The successful tournament runs of Virginia Commonwealth (2010 Final Four), Butler (2010 Final Four) and George Mason (2006 Final Four) has athletes from those schools believing  they are just as good as the players from the big schools.

“Those teams set the bar set the bar for us mid-majors, especially this year in college basketball where anything can happen,” said Creighton junior forward Doug McDermott, whose team will play 10th –seeded Cincinnati in Friday’s second-rround NCAA Tournament game at the Wells Fargo Center.  “Teams we played in the Missouri Valley Conference were really well-coached.”

Oddly enough, Creighton is leaving the Missouri Valley Conference for the new edition of the Big East Conference and they will cease being a mid-major school.
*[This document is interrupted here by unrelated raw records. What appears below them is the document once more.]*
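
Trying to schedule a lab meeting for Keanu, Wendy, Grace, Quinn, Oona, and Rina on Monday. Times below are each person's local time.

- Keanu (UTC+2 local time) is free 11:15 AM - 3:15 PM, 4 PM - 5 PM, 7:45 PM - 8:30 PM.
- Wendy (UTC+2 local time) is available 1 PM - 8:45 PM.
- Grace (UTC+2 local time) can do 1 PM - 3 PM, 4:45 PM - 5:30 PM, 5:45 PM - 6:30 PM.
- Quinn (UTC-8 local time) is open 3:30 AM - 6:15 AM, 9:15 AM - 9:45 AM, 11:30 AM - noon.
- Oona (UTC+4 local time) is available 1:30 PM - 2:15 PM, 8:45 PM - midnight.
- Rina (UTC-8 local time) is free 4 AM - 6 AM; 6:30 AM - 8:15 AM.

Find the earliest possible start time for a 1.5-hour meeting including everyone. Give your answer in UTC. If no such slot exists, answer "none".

none

Keanu in UTC: 09:15-13:15, 14:00-15:00, 17:45-18:30 (subtract 2h to convert from UTC+2).
Wendy in UTC: 11:00-18:45 (subtract 2h to convert from UTC+2).
Grace in UTC: 11:00-13:00, 14:45-15:30, 15:45-16:30 (subtract 2h to convert from UTC+2).
Quinn in UTC: 11:30-14:15, 17:15-17:45, 19:30-20:00 (add 8h to convert from UTC-8).
Oona in UTC: 09:30-10:15, 16:45-20:00 (subtract 4h to convert from UTC+4).
Rina in UTC: 12:00-14:00, 14:30-16:15 (add 8h to convert from UTC-8).
Keanu ∩ Wendy: 11:00-13:15, 14:00-15:00, 17:45-18:30.
Keanu ∩ Wendy ∩ Grace: 11:00-13:00, 14:45-15:00.
Keanu ∩ Wendy ∩ Grace ∩ Quinn: 11:30-13:00.
Keanu ∩ Wendy ∩ Grace ∩ Quinn ∩ Oona: ∅.
Keanu ∩ Wendy ∩ Grace ∩ Quinn ∩ Oona ∩ Rina: ∅.
There is no time when everyone is free.
No common window is at least 90 minutes long.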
Still, some of the tournament’s most compelling moments have occur when players playing for a mid-major school become superstars for those teams. Often times, mid-major star is a player who was not heavily recruited by the schools from the BCS conferences.

“It’s an opportunity to show that maybe we did get missed or something like that,” said Florida Gulf Coast guard Eddie Murray before his team’s second-round match up against No. 2-seed Georgetown. “It’s an opportunity to show what we can do and see what happens.”

A case in point is Stephen Curry, who is now an NBA star with the Golden State Warriors.  Even as the son of former NBA star Dell Curry, Stephen was not highly recruited at all. The only visit to a major conference school for Stephen was when Dell arranged a visit to his alma mater at Virginia Tech.

In 2006, Curry accepted a scholarship to Davidson, a team that had not been to the NCAA Tournament since 1969.

As a sophomore, he led Davidson on an incredible run through the NCAA Tournament knocking off teams like No. 2 seed Georgetown en route to leading his team to the Elite Eight. That season he was fifth in the nation in scoring and led the Southern Conference in that category as well.

It helps that schools like Florida Gulf Coast, champions of the Atlantic Sun Conference, also play a tough non-conference schedule. The Eagles biggest win of the non-conference schedule was a win over ACC champion Miami, the no. 2 seed in the East Region.

“That definitely gives us a lot of confidence,” said Florida Gulf Coast guard Sherwood Brown. “It makes us realize that even though they may by bigger than us, if you just play hard and play good defense, no matter what you can win.”

Perhaps the main draw that the mid-majors have is that the coaches get to work with the players for four years to develop their skills and they get to gel with their teams. That’s also a reason why those mid-level programs end up beating the bigger schools in the tournament because good players at the major programs end up jumping to the pros after a year or two.

“We have a very specific player development program that we’ve done and that’s why our players have made jumps,” said Florida Gulf Coast head coach Andy Enfield. “Players want to get better. They want to be big-time college players and a lot them want to make money when they get out.”